GREAT BAY – “Spaying and neutering is very important – especially in St. Maarten where we see a number of unwanted animals, and we continuously struggle to look for homes for new animals, but spaying and neutering keeps the stray population down,” Dekha Swanston, Office Manager of the St. Maarten Veterinary Clinic, said
“In an effort to help your pet live a healthy life, we provide spay and neuter services. Choosing to spay or neuter your new pet is one of the most responsible decisions you can make as a pet owner. Spaying and neutering pets is estimated to add years to your pet’s life in decreasing or eliminating their chances of getting certain cancers; it also helps decrease the amount of animals in shelters and the number of euthanized pets each year. We also work very closely with Animal Welfare, Animal Defenders, and SXM PAWS, and help them with the low costs spays and neuters. On average, we do about 20 to 35 spays a month for dogs and 6 to 12 for cats, but for males, the number is not as high and range between 1 and 6. More people are inclined to spay the females faster than neutering the males, due to the mentality that males meant to procreate, but that is a myth. The older the male dogs get, the higher the risk of prostate problems such as cancer, and infections come into play and those are things that can cause their dogs to die – and the same goes for females.”
Both spaying and neutering are surgical procedures that prevent an animal from reproducing. Spaying and neutering are typically recommended for pets that are at least 6 months old and are not going to be used for breeding. Spaying is performed on female animals and involves surgically removing the uterus and ovaries to prevent pregnancy. Neutering is implemented on male animals and encompasses removing the testicles to eliminate fertility. Not only does spaying and neutering help limit the amount of animals born – which will, in turn, decrease the amount of strayed dogs and cats – these procedures also have health and behavior benefits to keep the animals safe.
According to FCIA, Foundation for Care of Indigent Animals, “Spaying removes the ovaries and uterus, eliminating the possibilities of ovarian and uterine infection or cancer. Bacterial infection of the uterus (pyometra) commonly afflicts older un-spayed cats and dogs. In its advanced stages, pyometra causes general illness and kidney failure, or death. If the uterus ruptures the animal will probably die, and requires emergency spaying – which may not save the animal. The best preventive care is to spay dogs and cats when they are young and healthy.
Spaying can also prevent mammary gland tumors, the most common tumor in un-spayed female dogs and the third most common tumor in cats. Nearly 50% of mammary tumors in dogs are cancerous, and in cats the percentage is nearly 90%. Once a cancerous mammary tumor spreads to the bones or lungs, the cancer will be fatal. An un-spayed dog is 200 times more likely to develop mammary tumors than a dog spayed before her first heat. An un-spayed cat is 7 times more likely than a spayed cat to develop mammary tumors. Spayed dogs and cats also avoid the dangers of giving birth. A narrow birth canal or inadequate body size can sometimes make giving birth dangerous.
In male animals, neutering removes the testicles, which prevents testicular tumors and greatly reduces the risk of developing rectal tumors. A dog that develops a testicular tumor must be treated before the tumor spreads – the only effective means is neutering. Testicular tumors are especially prevalent in older dogs and are the second most common tumor in male dogs.
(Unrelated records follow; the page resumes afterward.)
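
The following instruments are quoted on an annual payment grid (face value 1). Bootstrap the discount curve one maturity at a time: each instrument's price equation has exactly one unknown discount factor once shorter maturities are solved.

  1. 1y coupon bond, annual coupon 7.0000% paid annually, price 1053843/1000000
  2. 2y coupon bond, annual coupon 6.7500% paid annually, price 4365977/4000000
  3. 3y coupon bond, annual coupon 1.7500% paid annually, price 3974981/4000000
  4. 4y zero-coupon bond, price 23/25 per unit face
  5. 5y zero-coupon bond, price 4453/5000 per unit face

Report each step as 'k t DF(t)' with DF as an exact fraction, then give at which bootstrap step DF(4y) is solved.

step 1 [1y] bond c/1=7/100: DF=(1053843/1000000 − 7/100·(0))/(1+7/100) = 9849/10000 ≈ 0.984900
step 2 [2y] bond c/1=27/400: DF=(4365977/4000000 − 27/400·(0.984900))/(1+27/400) = 4801/5000 ≈ 0.960200
step 3 [3y] bond c/1=7/400: DF=(3974981/4000000 − 7/400·(0.984900+0.960200))/(1+7/400) = 1179/1250 ≈ 0.943200
step 4 [4y] zero: DF = P = 23/25 ≈ 0.920000
step 5 [5y] zero: DF = P = 4453/5000 ≈ 0.890600

1 1 9849/10000
2 2 4801/5000
3 3 1179/1250
4 4 23/25
5 5 4453/5000
DF(4y) is solved at step 4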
Prostate gland enlargement affects over 60% of unneutered male dogs older than five years. Prostatic enlargement predisposes a dog to prostate and urinary-tract infections, which can make urinating difficult and painful. If an infection leads to an abscess, the abscess must be surgically drained. Common consequences of the surgery include system wide infection and shock or sometimes death. Because prostatic enlargement is caused by the male hormone testosterone, and testosterone is produced by the testicles. Neutering acts as both a preventative measure and a cure. Additionally, by eliminating the sexual drive that can cause a dog to bolt from the yard or house, neutering helps protect dogs from injuries associated with roaming, such as being hit by a car or infections transmitted by other animals.”